I have mixed feelings on Nexus by Yuval Noah Harari. In many ways it reminds me of Sapiens and I would recommend reading Sapiens. However, I don’t think Nexus is quite as interesting. That can certainly be personal bias as I probably prefer human history in general over the history of communication and speculation on how AI will change the way we communicate (and already is).
Nexus does have some interesting anecdotes including stories of witch hunts and early Soviet communism. Those were entertaining and worth the price of admission. The stuff on AI is also interesting in its own right, but very alarmist and very speculative.
One big thesis from the author is that every communication system must have self-correcting mechanisms. In science, scientists can get things wrong, but science provides a strong self-correcting mechanism that will come through and eventually correct the misinformation (honest mistakes). Therefore the author rates science very highly. Whereas some political systems rely on disinformation (purposeful lies) and shut down any correcting mechanism. Those are the scary ones and religion tends to be in there as well with their infallible books that don’t actually seem to keep up with the times.
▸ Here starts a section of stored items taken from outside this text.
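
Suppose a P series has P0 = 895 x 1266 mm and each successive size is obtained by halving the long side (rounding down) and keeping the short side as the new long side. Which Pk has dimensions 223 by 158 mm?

P0: 895 × 1266 mm
P1: 633 × 895 mm
P2: 447 × 633 mm
P3: 316 × 447 mm
P4: 223 × 316 mm
P5: 158 × 223 mm
P6: 111 × 158 mm
→ matches P5.

P5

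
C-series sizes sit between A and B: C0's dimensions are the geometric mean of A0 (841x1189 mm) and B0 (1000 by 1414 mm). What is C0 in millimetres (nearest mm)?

Short: √(841 · 1000) = √841000 ≈ 917.1 mm.
Long: √(1189 · 1414) = √1681246 ≈ 1296.6 mm.

917 × 1297 mm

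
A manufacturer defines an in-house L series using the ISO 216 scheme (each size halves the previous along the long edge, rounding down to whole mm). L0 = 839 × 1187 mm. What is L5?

L1: ⌊1187/2⌋ × 839 = 593 × 839 mm
L2: ⌊839/2⌋ × 593 = 419 × 593 mm
L3: ⌊593/2⌋ × 419 = 296 × 419 mm
L4: ⌊419/2⌋ × 296 = 209 × 296 mm
L5: ⌊296/2⌋ × 209 = 148 × 209 mm

148 × 209 mm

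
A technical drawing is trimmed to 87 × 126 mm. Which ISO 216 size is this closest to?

Aspect ratio 126/87 ≈ 1.448 (ISO target is √2 ≈ 1.414).
In the B-series (B0 = 1000 × 1414 mm): B7 = 88 × 125 mm.
Off by 2 mm total — nearest standard size.

B7 (88 × 125 mm)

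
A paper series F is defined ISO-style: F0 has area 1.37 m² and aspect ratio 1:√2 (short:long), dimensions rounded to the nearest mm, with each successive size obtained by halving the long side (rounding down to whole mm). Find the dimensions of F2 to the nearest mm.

Let F0's short side be w mm. w · w√2 = 1.37 m² = 1,370,000 mm², so w ≈ 984.2 mm and w√2 ≈ 1391.9 mm → F0 = 984 × 1392 mm.
F1: ⌊1392/2⌋ × 984 = 696 × 984 mm
F2: ⌊984/2⌋ × 696 = 492 × 696 mm

492 × 696 mm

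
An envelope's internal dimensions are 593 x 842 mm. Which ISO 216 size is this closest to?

Aspect ratio 842/593 ≈ 1.420 — close to the ISO √2 ≈ 1.414.
In the A-series (A0 area = 1 m²): A1 = 594 × 841 mm.
Off by 2 mm total — nearest standard size.

A1 (594 × 841 mm)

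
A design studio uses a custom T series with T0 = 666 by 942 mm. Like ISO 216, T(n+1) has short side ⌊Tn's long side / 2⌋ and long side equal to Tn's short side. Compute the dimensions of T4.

166 × 235 mm

T1: ⌊942/2⌋ × 666 = 471 × 666 mm
T2: ⌊666/2⌋ × 471 = 333 × 471 mm
T3: ⌊471/2⌋ × 333 = 235 × 333 mm
T4: ⌊333/2⌋ × 235 = 166 × 235 mm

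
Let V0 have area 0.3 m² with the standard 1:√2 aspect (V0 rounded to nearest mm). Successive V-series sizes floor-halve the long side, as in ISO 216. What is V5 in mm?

81 × 115 mm

Let V0's short side be w mm. w · w√2 = 0.3 m² = 300,000 mm², so w ≈ 460.6 mm and w√2 ≈ 651.4 mm → V0 = 461 × 651 mm.
V1: ⌊651/2⌋ × 461 = 325 × 461 mm
V2: ⌊461/2⌋ × 325 = 230 × 325 mm
V3: ⌊325/2⌋ × 230 = 162 × 230 mm
V4: ⌊230/2⌋ × 162 = 115 × 162 mm
V5: ⌊162/2⌋ × 115 = 81 × 115 mm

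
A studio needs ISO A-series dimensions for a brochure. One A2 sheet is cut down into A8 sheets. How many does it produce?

64

A2 = 420 × 594 mm; A8 = 52 × 74 mm.
Each halving step doubles the count; 6 steps from A2 to A8.
2^6 = 64.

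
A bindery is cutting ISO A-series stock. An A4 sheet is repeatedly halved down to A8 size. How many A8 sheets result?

Each ISO step halves the sheet: 1 × A4 → 2 × A5 → 4 × A6 → 8 × A7 → …
From A4 to A8 is 4 halving steps: 2^4 = 16.

16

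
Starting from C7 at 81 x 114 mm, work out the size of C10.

28 × 40 mm

C8: ⌊114/2⌋ × 81 = 57 × 81 mm
C9: ⌊81/2⌋ × 57 = 40 × 57 mm
C10: ⌊57/2⌋ × 40 = 28 × 40 mm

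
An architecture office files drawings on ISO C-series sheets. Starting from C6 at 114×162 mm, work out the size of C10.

28 × 40 mm

C7: ⌊162/2⌋ × 114 = 81 × 114 mm
C8: ⌊114/2⌋ × 81 = 57 × 81 mm
C9: ⌊81/2⌋ × 57 = 40 × 57 mm
C10: ⌊57/2⌋ × 40 = 28 × 40 mm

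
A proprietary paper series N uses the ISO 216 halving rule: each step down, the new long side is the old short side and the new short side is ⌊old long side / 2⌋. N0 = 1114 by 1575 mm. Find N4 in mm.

278 × 393 mm

N1: ⌊1575/2⌋ × 1114 = 787 × 1114 mm
N2: ⌊1114/2⌋ × 787 = 557 × 787 mm
N3: ⌊787/2⌋ × 557 = 393 × 557 mm
N4: ⌊557/2⌋ × 393 = 278 × 393 mm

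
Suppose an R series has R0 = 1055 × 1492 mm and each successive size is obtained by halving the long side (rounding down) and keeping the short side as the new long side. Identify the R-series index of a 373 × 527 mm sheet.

R0: 1055 × 1492 mm
R1: 746 × 1055 mm
R2: 527 × 746 mm
R3: 373 × 527 mm
R4: 263 × 373 mm
→ matches R3.

R3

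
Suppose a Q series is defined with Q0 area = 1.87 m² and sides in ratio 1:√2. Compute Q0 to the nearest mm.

Let the short side be w mm. Then w · w√2 = 1.87 m² = 1,870,000 mm².
w² = 1,870,000/√2, so w ≈ 1149.9 mm; long side = w√2 ≈ 1626.2 mm.

1150 × 1626 mm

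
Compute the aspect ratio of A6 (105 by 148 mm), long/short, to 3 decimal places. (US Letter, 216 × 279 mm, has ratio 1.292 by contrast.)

148 / 105 = 1.410
ISO 216 targets √2 ≈ 1.414; the -0.005 deviation is from mm rounding.

1.410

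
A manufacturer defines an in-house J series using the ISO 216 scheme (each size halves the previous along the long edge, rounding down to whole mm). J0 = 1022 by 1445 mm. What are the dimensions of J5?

180 × 255 mm

J1: ⌊1445/2⌋ × 1022 = 722 × 1022 mm
J2: ⌊1022/2⌋ × 722 = 511 × 722 mm
J3: ⌊722/2⌋ × 511 = 361 × 511 mm
J4: ⌊511/2⌋ × 361 = 255 × 361 mm
J5: ⌊361/2⌋ × 255 = 180 × 255 mm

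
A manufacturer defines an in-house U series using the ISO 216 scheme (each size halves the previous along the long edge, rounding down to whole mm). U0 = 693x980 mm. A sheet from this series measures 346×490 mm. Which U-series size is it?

U2

U0: 693 × 980 mm
U1: 490 × 693 mm
U2: 346 × 490 mm
U3: 245 × 346 mm
→ matches U2.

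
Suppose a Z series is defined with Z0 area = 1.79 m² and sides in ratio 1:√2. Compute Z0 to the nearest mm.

Let the short side be w mm. Then w · w√2 = 1.79 m² = 1,790,000 mm².
w² = 1,790,000/√2, so w ≈ 1125.0 mm; long side = w√2 ≈ 1591.1 mm.

1125 × 1591 mm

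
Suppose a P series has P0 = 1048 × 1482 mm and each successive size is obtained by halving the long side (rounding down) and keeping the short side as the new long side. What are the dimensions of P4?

262 × 370 mm

P1: ⌊1482/2⌋ × 1048 = 741 × 1048 mm
P2: ⌊1048/2⌋ × 741 = 524 × 741 mm
P3: ⌊741/2⌋ × 524 = 370 × 524 mm
P4: ⌊524/2⌋ × 370 = 262 × 370 mm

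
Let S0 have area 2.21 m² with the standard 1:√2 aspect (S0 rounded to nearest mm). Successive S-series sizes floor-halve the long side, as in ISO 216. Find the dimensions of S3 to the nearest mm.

442 × 625 mm

Let S0's short side be w mm. w · w√2 = 2.21 m² = 2,210,000 mm², so w ≈ 1250.1 mm and w√2 ≈ 1767.9 mm → S0 = 1250 × 1768 mm.
S1: ⌊1768/2⌋ × 1250 = 884 × 1250 mm
S2: ⌊1250/2⌋ × 884 = 625 × 884 mm
S3: ⌊884/2⌋ × 625 = 442 × 625 mm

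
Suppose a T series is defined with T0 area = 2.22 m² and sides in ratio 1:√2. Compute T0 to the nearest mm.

1253 × 1772 mm

Let the short side be w mm. Then w · w√2 = 2.22 m² = 2,220,000 mm².
w² = 2,220,000/√2, so w ≈ 1252.9 mm; long side = w√2 ≈ 1771.9 mm.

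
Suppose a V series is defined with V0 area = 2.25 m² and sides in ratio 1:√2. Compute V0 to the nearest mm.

1261 × 1784 mm

Let the short side be w mm. Then w · w√2 = 2.25 m² = 2,250,000 mm².
w² = 2,250,000/√2, so w ≈ 1261.3 mm; long side = w√2 ≈ 1783.8 mm.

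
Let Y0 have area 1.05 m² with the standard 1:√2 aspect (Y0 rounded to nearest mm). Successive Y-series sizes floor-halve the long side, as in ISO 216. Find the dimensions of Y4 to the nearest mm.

215 × 304 mm

Let Y0's short side be w mm. w · w√2 = 1.05 m² = 1,050,000 mm², so w ≈ 861.7 mm and w√2 ≈ 1218.6 mm → Y0 = 862 × 1219 mm.
Y1: ⌊1219/2⌋ × 862 = 609 × 862 mm
Y2: ⌊862/2⌋ × 609 = 431 × 609 mm
Y3: ⌊609/2⌋ × 431 = 304 × 431 mm
Y4: ⌊431/2⌋ × 304 = 215 × 304 mm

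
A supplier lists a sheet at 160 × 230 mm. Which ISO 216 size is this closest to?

Aspect ratio 230/160 ≈ 1.438 (ISO target is √2 ≈ 1.414).
In the C-series (envelope sizes, between A and B): C5 = 162 × 229 mm.
Off by 3 mm total — nearest standard size.

C5 (162 × 229 mm)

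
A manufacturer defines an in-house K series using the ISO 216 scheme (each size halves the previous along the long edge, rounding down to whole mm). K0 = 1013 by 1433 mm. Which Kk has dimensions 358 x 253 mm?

K0: 1013 × 1433 mm
K1: 716 × 1013 mm
K2: 506 × 716 mm
K3: 358 × 506 mm
K4: 253 × 358 mm
K5: 179 × 253 mm
→ matches K4.

K4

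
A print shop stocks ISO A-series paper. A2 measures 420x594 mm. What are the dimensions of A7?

A3: ⌊594/2⌋ × 420 = 297 × 420 mm
A4: ⌊420/2⌋ × 297 = 210 × 297 mm
A5: ⌊297/2⌋ × 210 = 148 × 210 mm
A6: ⌊210/2⌋ × 148 = 105 × 148 mm
A7: ⌊148/2⌋ × 105 = 74 × 105 mm

74 × 105 mm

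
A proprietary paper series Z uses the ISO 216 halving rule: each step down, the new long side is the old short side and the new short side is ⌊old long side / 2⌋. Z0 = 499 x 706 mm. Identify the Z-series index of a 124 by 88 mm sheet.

Z5

Z0: 499 × 706 mm
Z1: 353 × 499 mm
Z2: 249 × 353 mm
Z3: 176 × 249 mm
Z4: 124 × 176 mm
Z5: 88 × 124 mm
Z6: 62 × 88 mm
→ matches Z5.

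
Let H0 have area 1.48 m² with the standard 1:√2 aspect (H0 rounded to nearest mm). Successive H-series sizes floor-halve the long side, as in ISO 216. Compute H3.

Let H0's short side be w mm. w · w√2 = 1.48 m² = 1,480,000 mm², so w ≈ 1023.0 mm and w√2 ≈ 1446.7 mm → H0 = 1023 × 1447 mm.
H1: ⌊1447/2⌋ × 1023 = 723 × 1023 mm
H2: ⌊1023/2⌋ × 723 = 511 × 723 mm
H3: ⌊723/2⌋ × 511 = 361 × 511 mm

361 × 511 mm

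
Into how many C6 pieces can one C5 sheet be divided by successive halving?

Each ISO step halves the sheet: 1 × C5 → 2 × C6
From C5 to C6 is 1 halving step: 2^1 = 2.

2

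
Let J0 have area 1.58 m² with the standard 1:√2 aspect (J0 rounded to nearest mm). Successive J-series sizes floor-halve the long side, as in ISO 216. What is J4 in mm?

Let J0's short side be w mm. w · w√2 = 1.58 m² = 1,580,000 mm², so w ≈ 1057.0 mm and w√2 ≈ 1494.8 mm → J0 = 1057 × 1495 mm.
J1: ⌊1495/2⌋ × 1057 = 747 × 1057 mm
J2: ⌊1057/2⌋ × 747 = 528 × 747 mm
J3: ⌊747/2⌋ × 528 = 373 × 528 mm
J4: ⌊528/2⌋ × 373 = 264 × 373 mm

264 × 373 mm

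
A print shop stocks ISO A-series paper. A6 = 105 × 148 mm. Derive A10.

A7: ⌊148/2⌋ × 105 = 74 × 105 mm
A8: ⌊105/2⌋ × 74 = 52 × 74 mm
A9: ⌊74/2⌋ × 52 = 37 × 52 mm
A10: ⌊52/2⌋ × 37 = 26 × 37 mm

26 × 37 mm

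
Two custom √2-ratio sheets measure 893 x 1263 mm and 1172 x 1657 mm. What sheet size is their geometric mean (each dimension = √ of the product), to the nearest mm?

Short side: √(893 · 1172) = √1046596 ≈ 1023.0 → 1023 mm
Long side: √(1263 · 1657) = √2092791 ≈ 1446.6 → 1447 mm

1023 × 1447 mm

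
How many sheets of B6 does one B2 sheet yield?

16

Each ISO step halves the sheet: 1 × B2 → 2 × B3 → 4 × B4 → 8 × B5 → …
From B2 to B6 is 4 halving steps: 2^4 = 16.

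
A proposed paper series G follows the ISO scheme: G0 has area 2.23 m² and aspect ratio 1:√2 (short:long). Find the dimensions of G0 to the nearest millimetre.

Let the short side be w mm. Then w · w√2 = 2.23 m² = 2,230,000 mm².
w² = 2,230,000/√2, so w ≈ 1255.7 mm; long side = w√2 ≈ 1775.9 mm.

1256 × 1776 mm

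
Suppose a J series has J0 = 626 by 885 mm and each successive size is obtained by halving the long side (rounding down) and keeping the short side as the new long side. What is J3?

J1 = 442 × 626 mm (from J0 by 1 halving).
J2: ⌊626/2⌋ × 442 = 313 × 442 mm
J3: ⌊442/2⌋ × 313 = 221 × 313 mm

221 × 313 mm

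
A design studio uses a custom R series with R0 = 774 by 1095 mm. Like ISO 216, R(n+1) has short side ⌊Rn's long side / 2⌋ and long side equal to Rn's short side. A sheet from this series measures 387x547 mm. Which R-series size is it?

R2

R0: 774 × 1095 mm
R1: 547 × 774 mm
R2: 387 × 547 mm
R3: 273 × 387 mm
→ matches R2.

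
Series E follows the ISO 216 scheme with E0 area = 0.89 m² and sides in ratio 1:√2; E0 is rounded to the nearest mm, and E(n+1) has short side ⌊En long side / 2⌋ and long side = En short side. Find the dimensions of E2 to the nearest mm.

396 × 561 mm

Let E0's short side be w mm. w · w√2 = 0.89 m² = 890,000 mm², so w ≈ 793.3 mm and w√2 ≈ 1121.9 mm → E0 = 793 × 1122 mm.
E1: ⌊1122/2⌋ × 793 = 561 × 793 mm
E2: ⌊793/2⌋ × 561 = 396 × 561 mm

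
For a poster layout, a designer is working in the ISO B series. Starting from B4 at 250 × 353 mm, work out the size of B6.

125 × 176 mm

B5: ⌊353/2⌋ × 250 = 176 × 250 mm
B6: ⌊250/2⌋ × 176 = 125 × 176 mm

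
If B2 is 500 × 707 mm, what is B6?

125 × 176 mm

B3: ⌊707/2⌋ × 500 = 353 × 500 mm
B4: ⌊500/2⌋ × 353 = 250 × 353 mm
B5: ⌊353/2⌋ × 250 = 176 × 250 mm
B6: ⌊250/2⌋ × 176 = 125 × 176 mm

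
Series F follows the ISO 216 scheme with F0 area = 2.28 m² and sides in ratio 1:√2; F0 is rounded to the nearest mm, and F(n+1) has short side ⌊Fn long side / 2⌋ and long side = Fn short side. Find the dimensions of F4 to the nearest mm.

Let F0's short side be w mm. w · w√2 = 2.28 m² = 2,280,000 mm², so w ≈ 1269.7 mm and w√2 ≈ 1795.7 mm → F0 = 1270 × 1796 mm.
F1: ⌊1796/2⌋ × 1270 = 898 × 1270 mm
F2: ⌊1270/2⌋ × 898 = 635 × 898 mm
F3: ⌊898/2⌋ × 635 = 449 × 635 mm
F4: ⌊635/2⌋ × 449 = 317 × 449 mm

317 × 449 mm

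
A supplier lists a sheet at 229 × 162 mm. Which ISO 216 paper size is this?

C5 (162 × 229 mm)

Aspect ratio 229/162 ≈ 1.414 — close to the ISO √2 ≈ 1.414.
In the C-series (envelope sizes, between A and B): C5 = 162 × 229 mm.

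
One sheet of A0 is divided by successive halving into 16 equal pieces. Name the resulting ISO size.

A4

16 = 2^4, so 4 halving steps.
A0 → A1 → … → A4 after 4 steps.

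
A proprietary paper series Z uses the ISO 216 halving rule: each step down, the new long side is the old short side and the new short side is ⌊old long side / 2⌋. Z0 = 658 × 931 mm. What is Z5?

116 × 164 mm

Z1 = 465 × 658 mm (from Z0 by 1 halving).
Z2: ⌊658/2⌋ × 465 = 329 × 465 mm
Z3: ⌊465/2⌋ × 329 = 232 × 329 mm
Z4: ⌊329/2⌋ × 232 = 164 × 232 mm
Z5: ⌊232/2⌋ × 164 = 116 × 164 mm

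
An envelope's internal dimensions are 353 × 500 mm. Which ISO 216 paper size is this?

Aspect ratio 500/353 ≈ 1.416 — close to the ISO √2 ≈ 1.414.
In the B-series (B0 = 1000 × 1414 mm): B3 = 353 × 500 mm.

B3 (353 × 500 mm)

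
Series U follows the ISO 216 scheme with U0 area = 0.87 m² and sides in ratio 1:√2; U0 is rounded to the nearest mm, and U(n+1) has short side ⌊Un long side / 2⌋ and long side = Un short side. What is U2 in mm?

Let U0's short side be w mm. w · w√2 = 0.87 m² = 870,000 mm², so w ≈ 784.3 mm and w√2 ≈ 1109.2 mm → U0 = 784 × 1109 mm.
U1: ⌊1109/2⌋ × 784 = 554 × 784 mm
U2: ⌊784/2⌋ × 554 = 392 × 554 mm

392 × 554 mm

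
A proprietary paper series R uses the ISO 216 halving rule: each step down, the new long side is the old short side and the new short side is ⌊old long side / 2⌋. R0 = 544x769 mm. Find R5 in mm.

96 × 136 mm

R1 = 384 × 544 mm (from R0 by 1 halving).
R2: ⌊544/2⌋ × 384 = 272 × 384 mm
R3: ⌊384/2⌋ × 272 = 192 × 272 mm
R4: ⌊272/2⌋ × 192 = 136 × 192 mm
R5: ⌊192/2⌋ × 136 = 96 × 136 mm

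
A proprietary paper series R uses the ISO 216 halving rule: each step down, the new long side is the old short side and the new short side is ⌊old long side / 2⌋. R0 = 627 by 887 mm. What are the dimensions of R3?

221 × 313 mm

R1: ⌊887/2⌋ × 627 = 443 × 627 mm
R2: ⌊627/2⌋ × 443 = 313 × 443 mm
R3: ⌊443/2⌋ × 313 = 221 × 313 mm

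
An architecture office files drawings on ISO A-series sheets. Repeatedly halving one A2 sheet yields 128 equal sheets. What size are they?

A9

128 = 2^7, so 7 halving steps.
A2 → A3 → … → A9 after 7 steps.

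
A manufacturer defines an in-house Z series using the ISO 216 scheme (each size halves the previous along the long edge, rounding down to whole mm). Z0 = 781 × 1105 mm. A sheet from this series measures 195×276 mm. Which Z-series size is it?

Z4

Z0: 781 × 1105 mm
Z1: 552 × 781 mm
Z2: 390 × 552 mm
Z3: 276 × 390 mm
Z4: 195 × 276 mm
Z5: 138 × 195 mm
→ matches Z4.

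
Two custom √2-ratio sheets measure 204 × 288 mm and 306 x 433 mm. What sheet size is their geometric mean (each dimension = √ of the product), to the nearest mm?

Short side: √(204 · 306) = √62424 ≈ 249.8 → 250 mm
Long side: √(288 · 433) = √124704 ≈ 353.1 → 353 mm

250 × 353 mm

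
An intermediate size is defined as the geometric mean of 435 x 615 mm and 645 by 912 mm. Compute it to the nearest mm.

Short side: √(435 · 645) = √280575 ≈ 529.7 → 530 mm
Long side: √(615 · 912) = √560880 ≈ 748.9 → 749 mm

530 × 749 mm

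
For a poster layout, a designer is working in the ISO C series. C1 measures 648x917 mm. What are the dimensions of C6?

114 × 162 mm

C2: ⌊917/2⌋ × 648 = 458 × 648 mm
C3: ⌊648/2⌋ × 458 = 324 × 458 mm
C4: ⌊458/2⌋ × 324 = 229 × 324 mm
C5: ⌊324/2⌋ × 229 = 162 × 229 mm
C6: ⌊229/2⌋ × 162 = 114 × 162 mm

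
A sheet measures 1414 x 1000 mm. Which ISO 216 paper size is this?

B0 (1000 × 1414 mm)

Aspect ratio 1414/1000 ≈ 1.414 — close to the ISO √2 ≈ 1.414.
In the B-series (B0 = 1000 × 1414 mm): B0 = 1000 × 1414 mm.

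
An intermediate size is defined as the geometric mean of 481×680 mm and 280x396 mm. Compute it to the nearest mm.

367 × 519 mm

Short side: √(481 · 280) = √134680 ≈ 367.0 → 367 mm
Long side: √(680 · 396) = √269280 ≈ 518.9 → 519 mm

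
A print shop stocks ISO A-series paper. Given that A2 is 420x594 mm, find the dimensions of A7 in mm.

A3: ⌊594/2⌋ × 420 = 297 × 420 mm
A4: ⌊420/2⌋ × 297 = 210 × 297 mm
A5: ⌊297/2⌋ × 210 = 148 × 210 mm
A6: ⌊210/2⌋ × 148 = 105 × 148 mm
A7: ⌊148/2⌋ × 105 = 74 × 105 mm

74 × 105 mm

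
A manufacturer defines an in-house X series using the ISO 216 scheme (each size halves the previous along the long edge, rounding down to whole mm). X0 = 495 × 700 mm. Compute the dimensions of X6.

61 × 87 mm

X1 = 350 × 495 mm (from X0 by 1 halving).
X2: ⌊495/2⌋ × 350 = 247 × 350 mm
X3: ⌊350/2⌋ × 247 = 175 × 247 mm
X4: ⌊247/2⌋ × 175 = 123 × 175 mm
X5: ⌊175/2⌋ × 123 = 87 × 123 mm
X6: ⌊123/2⌋ × 87 = 61 × 87 mm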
Durable religions will use holy men as interpreters to help get to a correct interpretation of books (that keeps up with the times) and thus have some self-correcting mechanisms which allows those religions to continue.
The author thinks all AI needs self-correcting mechanisms as well and worries that some will not be built with it. That AI can create a surveillance state that even the most aggressive dictators in history would be jealous of and that any means to correct it will be suppressed by the AI itself. It’s something we need to be aware of. AI isn’t like past tools. It’s the first tool that can think on its own.
Nexus has some reasonably good opinions and advice for decision makers on how to deal with AI. Still, it was only mildly interesting overall and not totally relevant to me. I don’t regret listening to it, but I don’t think it will make me a better person in any noticeable way and there are more interesting books out there if I was listening purely for entertainment.